LAWS(SC)-1995-12-104

GOVERNMENT OF TAMIL NADU Vs. S.VEL RAJ

Decided On December 19, 1995
GOVERNMENT OF TAMIL NADU Appellant
V/S
S.Vel Raj Respondents

JUDGEMENT

(1.) THIS appeal was heard along with Civil Appeal No. 4187 of 1994 but we are disposing of the same by a separate judgment.

(2.) THE respondent is a Head Constable and as such a member of Tamil Nadu Police Subordinate Service. On July 20, 1984 he was served with a charge memo for an act of misconduct committed on July 7, 1984 and a departmental enquiry was thereafter initiated against him. The charge held proved and by way of punishment he was reverted to the lower grade, that is, from Head Constable to Police Constable Grade I. He appealed against that order. As the Appellate Authority was of the view that the punishment imposed upon the respondent was very lenient it issued a show case notice to him for enhancement of the penalty. His appeal was dismissed and by way of punishment he was compulsorily retired. The respondent then filed a writ petition in the High Court of Madras challenging not only the punishment imposed upon him but also initiation of the enquiry against him. That petition was transferred to the Tamil Nadu Administrative Tribunal and was numbered as T.A. No. 271 of 1992.

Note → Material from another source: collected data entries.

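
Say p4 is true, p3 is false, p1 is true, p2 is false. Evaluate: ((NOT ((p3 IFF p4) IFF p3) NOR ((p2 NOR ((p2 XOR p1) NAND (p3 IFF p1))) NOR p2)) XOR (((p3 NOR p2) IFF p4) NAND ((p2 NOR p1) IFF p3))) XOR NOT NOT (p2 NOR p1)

Substituting p4=True, p3=False, p1=True, p2=False:
p3 IFF p4 = False IFF True = False
(p3 IFF p4) IFF p3 = False IFF False = True
NOT ((p3 IFF p4) IFF p3) = NOT True = False
p2 XOR p1 = False XOR True = True
p3 IFF p1 = False IFF True = False
(p2 XOR p1) NAND (p3 IFF p1) = True NAND False = True
p2 NOR ((p2 XOR p1) NAND (p3 IFF p1)) = False NOR True = False
(p2 NOR ((p2 XOR p1) NAND (p3 IFF p1))) NOR p2 = False NOR False = True
NOT ((p3 IFF p4) IFF p3) NOR ((p2 NOR ((p2 XOR p1) NAND (p3 IFF p1))) NOR p2) = False NOR True = False
p3 NOR p2 = False NOR False = True
(p3 NOR p2) IFF p4 = True IFF True = True
p2 NOR p1 = False NOR True = False
(p2 NOR p1) IFF p3 = False IFF False = True
((p3 NOR p2) IFF p4) NAND ((p2 NOR p1) IFF p3) = True NAND True = False
(NOT ((p3 IFF p4) IFF p3) NOR ((p2 NOR ((p2 XOR p1) NAND (p3 IFF p1))) NOR p2)) XOR (((p3 NOR p2) IFF p4) NAND ((p2 NOR p1) IFF p3)) = False XOR False = False
p2 NOR p1 = False NOR True = False
NOT (p2 NOR p1) = NOT False = True
NOT NOT (p2 NOR p1) = NOT True = False
((NOT ((p3 IFF p4) IFF p3) NOR ((p2 NOR ((p2 XOR p1) NAND (p3 IFF p1))) NOR p2)) XOR (((p3 NOR p2) IFF p4) NAND ((p2 NOR p1) IFF p3))) XOR NOT NOT (p2 NOR p1) = False XOR False = False

False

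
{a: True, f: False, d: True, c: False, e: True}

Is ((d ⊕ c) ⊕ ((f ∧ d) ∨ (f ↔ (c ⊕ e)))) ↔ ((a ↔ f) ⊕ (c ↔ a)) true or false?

False

d ⊕ c = True ⊕ False = True
f ∧ d = False ∧ True = False
c ⊕ e = False ⊕ True = True
f ↔ (c ⊕ e) = False ↔ True = False
(f ∧ d) ∨ (f ↔ (c ⊕ e)) = False ∨ False = False
(d ⊕ c) ⊕ ((f ∧ d) ∨ (f ↔ (c ⊕ e))) = True ⊕ False = True
a ↔ f = True ↔ False = False
c ↔ a = False ↔ True = False
(a ↔ f) ⊕ (c ↔ a) = False ⊕ False = False
((d ⊕ c) ⊕ ((f ∧ d) ∨ (f ↔ (c ⊕ e)))) ↔ ((a ↔ f) ⊕ (c ↔ a)) = True ↔ False = False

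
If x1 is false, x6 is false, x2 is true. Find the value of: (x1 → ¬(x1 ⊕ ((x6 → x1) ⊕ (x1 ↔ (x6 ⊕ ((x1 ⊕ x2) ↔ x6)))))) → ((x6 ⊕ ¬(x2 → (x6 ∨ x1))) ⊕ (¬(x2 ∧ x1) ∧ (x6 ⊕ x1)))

x6 → x1 = F → F = T
x1 ⊕ x2 = F ⊕ T = T
(x1 ⊕ x2) ↔ x6 = T ↔ F = F
x6 ⊕ ((x1 ⊕ x2) ↔ x6) = F ⊕ F = F
x1 ↔ (x6 ⊕ ((x1 ⊕ x2) ↔ x6)) = F ↔ F = T
(x6 → x1) ⊕ (x1 ↔ (x6 ⊕ ((x1 ⊕ x2) ↔ x6))) = T ⊕ T = F
x1 ⊕ ((x6 → x1) ⊕ (x1 ↔ (x6 ⊕ ((x1 ⊕ x2) ↔ x6)))) = F ⊕ F = F
¬(x1 ⊕ ((x6 → x1) ⊕ (x1 ↔ (x6 ⊕ ((x1 ⊕ x2) ↔ x6))))) = ¬F = T
x1 → ¬(x1 ⊕ ((x6 → x1) ⊕ (x1 ↔ (x6 ⊕ ((x1 ⊕ x2) ↔ x6))))) = F → T = T
x6 ∨ x1 = F ∨ F = F
x2 → (x6 ∨ x1) = T → F = F
¬(x2 → (x6 ∨ x1)) = ¬F = T
x6 ⊕ ¬(x2 → (x6 ∨ x1)) = F ⊕ T = T
x2 ∧ x1 = T ∧ F = F
¬(x2 ∧ x1) = ¬F = T
x6 ⊕ x1 = F ⊕ F = F
¬(x2 ∧ x1) ∧ (x6 ⊕ x1) = T ∧ F = F
(x6 ⊕ ¬(x2 → (x6 ∨ x1))) ⊕ (¬(x2 ∧ x1) ∧ (x6 ⊕ x1)) = T ⊕ F = T
(x1 → ¬(x1 ⊕ ((x6 → x1) ⊕ (x1 ↔ (x6 ⊕ ((x1 ⊕ x2) ↔ x6)))))) → ((x6 ⊕ ¬(x2 → (x6 ∨ x1))) ⊕ (¬(x2 ∧ x1) ∧ (x6 ⊕ x1))) = T → T = T

T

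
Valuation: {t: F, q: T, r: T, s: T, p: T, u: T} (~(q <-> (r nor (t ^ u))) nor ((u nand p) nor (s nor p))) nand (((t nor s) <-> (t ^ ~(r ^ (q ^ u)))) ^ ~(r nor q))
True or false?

t ^ u = F ^ T = T
r nor (t ^ u) = T nor T = F
q <-> (r nor (t ^ u)) = T <-> F = F
~(q <-> (r nor (t ^ u))) = ~F = T
u nand p = T nand T = F
s nor p = T nor T = F
(u nand p) nor (s nor p) = F nor F = T
~(q <-> (r nor (t ^ u))) nor ((u nand p) nor (s nor p)) = T nor T = F
t nor s = F nor T = F
q ^ u = T ^ T = F
r ^ (q ^ u) = T ^ F = T
~(r ^ (q ^ u)) = ~T = F
t ^ ~(r ^ (q ^ u)) = F ^ F = F
(t nor s) <-> (t ^ ~(r ^ (q ^ u))) = F <-> F = T
r nor q = T nor T = F
~(r nor q) = ~F = T
((t nor s) <-> (t ^ ~(r ^ (q ^ u)))) ^ ~(r nor q) = T ^ T = F
(~(q <-> (r nor (t ^ u))) nor ((u nand p) nor (s nor p))) nand (((t nor s) <-> (t ^ ~(r ^ (q ^ u)))) ^ ~(r nor q)) = F nand F = T

T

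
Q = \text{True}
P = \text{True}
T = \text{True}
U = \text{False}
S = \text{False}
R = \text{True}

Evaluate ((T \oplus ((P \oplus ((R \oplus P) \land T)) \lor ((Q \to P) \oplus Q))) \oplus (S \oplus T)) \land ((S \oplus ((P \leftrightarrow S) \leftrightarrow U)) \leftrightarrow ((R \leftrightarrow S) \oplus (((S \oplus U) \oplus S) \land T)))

R \oplus P = \text{True} \oplus \text{True} = \text{False}
(R \oplus P) \land T = \text{False} \land \text{True} = \text{False}
P \oplus ((R \oplus P) \land T) = \text{True} \oplus \text{False} = \text{True}
Q \to P = \text{True} \to \text{True} = \text{True}
(Q \to P) \oplus Q = \text{True} \oplus \text{True} = \text{False}
(P \oplus ((R \oplus P) \land T)) \lor ((Q \to P) \oplus Q) = \text{True} \lor \text{False} = \text{True}
T \oplus ((P \oplus ((R \oplus P) \land T)) \lor ((Q \to P) \oplus Q)) = \text{True} \oplus \text{True} = \text{False}
S \oplus T = \text{False} \oplus \text{True} = \text{True}
(T \oplus ((P \oplus ((R \oplus P) \land T)) \lor ((Q \to P) \oplus Q))) \oplus (S \oplus T) = \text{False} \oplus \text{True} = \text{True}
P \leftrightarrow S = \text{True} \leftrightarrow \text{False} = \text{False}
(P \leftrightarrow S) \leftrightarrow U = \text{False} \leftrightarrow \text{False} = \text{True}
S \oplus ((P \leftrightarrow S) \leftrightarrow U) = \text{False} \oplus \text{True} = \text{True}
R \leftrightarrow S = \text{True} \leftrightarrow \text{False} = \text{False}
S \oplus U = \text{False} \oplus \text{False} = \text{False}
(S \oplus U) \oplus S = \text{False} \oplus \text{False} = \text{False}
((S \oplus U) \oplus S) \land T = \text{False} \land \text{True} = \text{False}
(R \leftrightarrow S) \oplus (((S \oplus U) \oplus S) \land T) = \text{False} \oplus \text{False} = \text{False}
(S \oplus ((P \leftrightarrow S) \leftrightarrow U)) \leftrightarrow ((R \leftrightarrow S) \oplus (((S \oplus U) \oplus S) \land T)) = \text{True} \leftrightarrow \text{False} = \text{False}
((T \oplus ((P \oplus ((R \oplus P) \land T)) \lor ((Q \to P) \oplus Q))) \oplus (S \oplus T)) \land ((S \oplus ((P \leftrightarrow S) \leftrightarrow U)) \leftrightarrow ((R \leftrightarrow S) \oplus (((S \oplus U) \oplus S) \land T))) = \text{True} \land \text{False} = \text{False}

\text{False}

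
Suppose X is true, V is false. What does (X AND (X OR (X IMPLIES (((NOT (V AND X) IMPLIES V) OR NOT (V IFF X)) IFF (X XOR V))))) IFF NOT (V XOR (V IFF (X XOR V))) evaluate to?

V AND X = false AND true = false
NOT (V AND X) = NOT false = true
NOT (V AND X) IMPLIES V = true IMPLIES false = false
V IFF X = false IFF true = false
NOT (V IFF X) = NOT false = true
(NOT (V AND X) IMPLIES V) OR NOT (V IFF X) = false OR true = true
X XOR V = true XOR false = true
((NOT (V AND X) IMPLIES V) OR NOT (V IFF X)) IFF (X XOR V) = true IFF true = true
X IMPLIES (((NOT (V AND X) IMPLIES V) OR NOT (V IFF X)) IFF (X XOR V)) = true IMPLIES true = true
X OR (X IMPLIES (((NOT (V AND X) IMPLIES V) OR NOT (V IFF X)) IFF (X XOR V))) = true OR true = true
X AND (X OR (X IMPLIES (((NOT (V AND X) IMPLIES V) OR NOT (V IFF X)) IFF (X XOR V)))) = true AND true = true
X XOR V = true XOR false = true
V IFF (X XOR V) = false IFF true = false
V XOR (V IFF (X XOR V)) = false XOR false = false
NOT (V XOR (V IFF (X XOR V))) = NOT false = true
(X AND (X OR (X IMPLIES (((NOT (V AND X) IMPLIES V) OR NOT (V IFF X)) IFF (X XOR V))))) IFF NOT (V XOR (V IFF (X XOR V))) = true IFF true = true

true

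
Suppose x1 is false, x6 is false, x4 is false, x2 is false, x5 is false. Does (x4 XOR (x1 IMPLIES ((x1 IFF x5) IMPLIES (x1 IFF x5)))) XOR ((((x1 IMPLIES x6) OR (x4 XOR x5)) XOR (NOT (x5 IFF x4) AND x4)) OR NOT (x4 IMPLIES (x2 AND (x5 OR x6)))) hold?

Substituting x1=F, x6=F, x4=F, x2=F, x5=F:
x1 IFF x5 = F IFF F = T
x1 IFF x5 = F IFF F = T
(x1 IFF x5) IMPLIES (x1 IFF x5) = T IMPLIES T = T
x1 IMPLIES ((x1 IFF x5) IMPLIES (x1 IFF x5)) = F IMPLIES T = T
x4 XOR (x1 IMPLIES ((x1 IFF x5) IMPLIES (x1 IFF x5))) = F XOR T = T
x1 IMPLIES x6 = F IMPLIES F = T
x4 XOR x5 = F XOR F = F
(x1 IMPLIES x6) OR (x4 XOR x5) = T OR F = T
x5 IFF x4 = F IFF F = T
NOT (x5 IFF x4) = NOT T = F
NOT (x5 IFF x4) AND x4 = F AND F = F
((x1 IMPLIES x6) OR (x4 XOR x5)) XOR (NOT (x5 IFF x4) AND x4) = T XOR F = T
x5 OR x6 = F OR F = F
x2 AND (x5 OR x6) = F AND F = F
x4 IMPLIES (x2 AND (x5 OR x6)) = F IMPLIES F = T
NOT (x4 IMPLIES (x2 AND (x5 OR x6))) = NOT T = F
(((x1 IMPLIES x6) OR (x4 XOR x5)) XOR (NOT (x5 IFF x4) AND x4)) OR NOT (x4 IMPLIES (x2 AND (x5 OR x6))) = T OR F = T
(x4 XOR (x1 IMPLIES ((x1 IFF x5) IMPLIES (x1 IFF x5)))) XOR ((((x1 IMPLIES x6) OR (x4 XOR x5)) XOR (NOT (x5 IFF x4) AND x4)) OR NOT (x4 IMPLIES (x2 AND (x5 OR x6)))) = T XOR T = F

F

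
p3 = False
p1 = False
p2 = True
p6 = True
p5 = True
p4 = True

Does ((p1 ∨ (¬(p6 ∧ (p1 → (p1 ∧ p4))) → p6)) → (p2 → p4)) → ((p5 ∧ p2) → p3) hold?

False

p1 ∧ p4 = False ∧ True = False
p1 → (p1 ∧ p4) = False → False = True
p6 ∧ (p1 → (p1 ∧ p4)) = True ∧ True = True
¬(p6 ∧ (p1 → (p1 ∧ p4))) = ¬True = False
¬(p6 ∧ (p1 → (p1 ∧ p4))) → p6 = False → True = True
p1 ∨ (¬(p6 ∧ (p1 → (p1 ∧ p4))) → p6) = False ∨ True = True
p2 → p4 = True → True = True
(p1 ∨ (¬(p6 ∧ (p1 → (p1 ∧ p4))) → p6)) → (p2 → p4) = True → True = True
p5 ∧ p2 = True ∧ True = True
(p5 ∧ p2) → p3 = True → False = False
((p1 ∨ (¬(p6 ∧ (p1 → (p1 ∧ p4))) → p6)) → (p2 → p4)) → ((p5 ∧ p2) → p3) = True → False = False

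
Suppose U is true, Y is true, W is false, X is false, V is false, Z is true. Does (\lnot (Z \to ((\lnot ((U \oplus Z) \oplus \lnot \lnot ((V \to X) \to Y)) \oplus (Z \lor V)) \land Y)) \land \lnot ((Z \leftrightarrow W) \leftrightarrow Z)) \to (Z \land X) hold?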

(3.) THE Tribunal held that initiation of the enquiry against the respondent was bad because the charge memo was issued by the Deputy Superintendent of Police who was not an appointing and it is well-settled principle of law that only the appointing authority can take disciplinary action and that the said power cannot be delegated. On merits, the Tribunal considered the evidence as if it was sitting in appeal and held that the evidence was inconsistent and it was not proved "beyond all doubts that he had consumed prohibited liquor". It also held that neither consumption of alcohol by a member of the police force nor appearance in 'mufti' in the police station can be considered as an act of misconduct. It also held that the Appellate Authority had not conducted the enquiry in the prescribed manner before enhancing the punishment and, therefore, the order passed by him was also bad. It, therefore, allowed the application, quashed the impugned order of punishment and directed the authorities to reinstate the respondent with all consequential benefits.